La création d'un guichet unique va donc régler un problème structurel. Mais les difficultés que Québec a connues avec ses interventions auprès des entreprises sont loin d'être réglées pour autant.
Car ce n'est pas en mariant deux canards boiteux que l'on créera une super agence de promotion économique. En ce sens, Jean Houde, un ancien PDG d'Investissement Québec que le gouvernement rapatrie du secteur privé pour diriger la transition, a tout un défi devant lui.

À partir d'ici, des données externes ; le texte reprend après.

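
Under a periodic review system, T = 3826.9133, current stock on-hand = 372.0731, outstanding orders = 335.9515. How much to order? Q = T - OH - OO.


Inventory position = OH + OO = 372.0731 + 335.9515 = 708.0246
Q = 3826.9133 - 708.0246 = 3118.8887

3118.8887 units


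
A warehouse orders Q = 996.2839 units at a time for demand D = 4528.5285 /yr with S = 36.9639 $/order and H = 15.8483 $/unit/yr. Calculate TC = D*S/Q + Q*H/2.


Ordering cost = D*S/Q = 168.0164
Holding cost = Q*H/2 = 7894.7031
TC = 168.0164 + 7894.7031 = 8062.7195

8062.7195 $/yr


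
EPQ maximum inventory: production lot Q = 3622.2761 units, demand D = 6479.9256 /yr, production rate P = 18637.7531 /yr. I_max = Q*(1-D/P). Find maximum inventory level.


D/P = 0.3477
1 - D/P = 0.6523
I_max = 3622.2761 * 0.6523 = 2362.8926

2362.8926 units


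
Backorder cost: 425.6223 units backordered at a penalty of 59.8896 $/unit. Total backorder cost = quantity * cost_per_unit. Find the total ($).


Total = 425.6223 * 59.8896 = 25490.3493

25490.3493 $


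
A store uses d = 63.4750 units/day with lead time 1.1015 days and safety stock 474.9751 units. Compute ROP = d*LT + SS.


d*LT = 63.4750 * 1.1015 = 69.9177
ROP = 69.9177 + 474.9751 = 544.8928

544.8928 units


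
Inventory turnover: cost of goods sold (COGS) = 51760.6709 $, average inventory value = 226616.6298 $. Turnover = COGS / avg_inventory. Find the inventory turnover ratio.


Turnover = 51760.6709 / 226616.6298 = 0.2284

0.2284


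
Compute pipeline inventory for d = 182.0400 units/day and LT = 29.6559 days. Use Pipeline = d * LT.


Pipeline = 182.0400 * 29.6559 = 5398.5600

5398.5600 units


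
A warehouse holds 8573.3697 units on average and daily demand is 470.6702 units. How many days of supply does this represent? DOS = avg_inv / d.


DOS = 8573.3697 / 470.6702 = 18.2152

18.2152 days


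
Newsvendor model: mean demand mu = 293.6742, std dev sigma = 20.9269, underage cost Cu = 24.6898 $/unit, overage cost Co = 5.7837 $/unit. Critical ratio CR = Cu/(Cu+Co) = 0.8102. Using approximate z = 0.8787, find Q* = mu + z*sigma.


CR = Cu/(Cu+Co) = 24.6898/(24.6898+5.7837) = 0.8102
z = 0.8787
Q* = 293.6742 + 0.8787 * 20.9269 = 312.0627

312.0627 units


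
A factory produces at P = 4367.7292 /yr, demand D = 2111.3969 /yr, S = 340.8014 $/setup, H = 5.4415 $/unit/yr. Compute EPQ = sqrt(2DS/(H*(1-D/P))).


1 - D/P = 1 - 0.4834 = 0.5166
H*(1-D/P) = 2.8110
2DS = 1439134.0390
EPQ = sqrt(511959.0867) = 715.5132

715.5132 units


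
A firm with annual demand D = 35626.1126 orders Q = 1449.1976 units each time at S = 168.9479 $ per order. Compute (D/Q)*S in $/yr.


Number of orders = D/Q = 24.5833
Cost = 24.5833 * 168.9479 = 4153.3031

4153.3031 $/yr


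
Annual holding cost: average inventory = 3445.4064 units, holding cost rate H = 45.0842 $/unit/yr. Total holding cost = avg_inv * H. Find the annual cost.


Cost = 3445.4064 * 45.0842 = 155333.3912

155333.3912 $/yr


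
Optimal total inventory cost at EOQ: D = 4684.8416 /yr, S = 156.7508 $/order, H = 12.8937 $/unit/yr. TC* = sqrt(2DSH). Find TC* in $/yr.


2*D*S*H = 18937046.0081
TC* = sqrt(18937046.0081) = 4351.6716

4351.6716 $/yr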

Non seulement devra-t-il arbitrer les incontournables querelles de clocher qui s'annoncent entre les deux sociétés, mais il devra suggérer au gouvernement de meilleures façons d'intervenir.
Autant la SGF qu'Investissement Québec ont connu des dérapages ces dernières années.
La SGF a perdu plus de 500 millions de dollars au cours des deux dernières années financières, marquées par un retour des grands investissements. Depuis cinq ans, le rendement annuel moyen de la société s'établit ainsi à -3,7%.
Contrairement à ce qu'expliquait le ministre Gignac hier, ces résultats ne s'expliquent pas uniquement par la récession ou par des investissements autorisés à une autre époque. Sous la direction de Pierre Shedleur, la SGF a par exemple fait un pari très hasardeux sur l'industrie du cinéma. Or, l'aventure s'est transformée en film d'horreur.
De son côté, Investissement Québec a manqué à ses devoirs en supervisant de façon nonchalante le Fonds d'intervention économique régional, mieux connu sous son acronyme FIER. Avant que le gouvernement ne finisse par corriger le tir, un investissement sur quatre avait été consenti sans qu'un observateur du gouvernement, le principal bailleur de fonds, n'ait été présent à la réunion où la décision s'est prise. Faut-il s'étonner ensuite qu'il y ait plusieurs cas documentés de conflits d'intérêt?
La fusion de la SGF et d'Investissement Québec représente un bon début. Mais tant qu'à brasser la cage, Clément Gignac devra poursuivre la remise en question qu'il a entreprise jusqu'au bout.